Buy-curiousness: Wads of it. For all its ‘High Street Honeys’, FHM seems the least uptight of the mens mags when it comes to enjoying/exploiting male beauty and acknowledging it, albeit with a giggle. One photo spread (‘Train like a soldier – FHM hits the gym with real life US marine turned Generation Kill actor Rudy Reyes…’) shows an impossibly buff, shirtless chap in tight pants. ‘Alone at sea, Ellen MacArthur removed her top’, reads one of the captions (FHM’s jokiness, unlike most men’s magazines, can actually be quite funny).

Beneath some pics of him with his bubble butt in the air the copy explains that he’s performing ‘Hindu Push-Ups… or what some people sardonically call “the prison push up” on account of where your bottom goes…. It’s also a big favourite down at the gym with the US Marines.’

How to bed Mr FHM: Dress well, work out, moisturise, have a sense of humour. And do the prison push-up.

Verdict: Although FHM like most if not all the men’s mags reviewed here, still officially assumes its readers are all straight, its highly buy-curious pumped-up metro content, along with its cheeky, flirty sense of humour suggests that it’s anything but narrow.

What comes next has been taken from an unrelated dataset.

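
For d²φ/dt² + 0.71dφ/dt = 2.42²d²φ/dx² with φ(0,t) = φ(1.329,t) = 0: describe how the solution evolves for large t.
φ → 0. Damping (γ=0.71) dissipates energy; oscillations decay exponentially.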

(Full disclosure: I’m a contributer to men’s bi-annual fashion mag Arena Hommes Plus — I don’t review it here, partly because of my self-interest, and partly because it’s a men’s fashion magazine rather than a men’s general circulation magazine.  But generally speaking, as the fact that I write for it might suggest, it has no problem about ramming homosexuality down its readers’ throats.)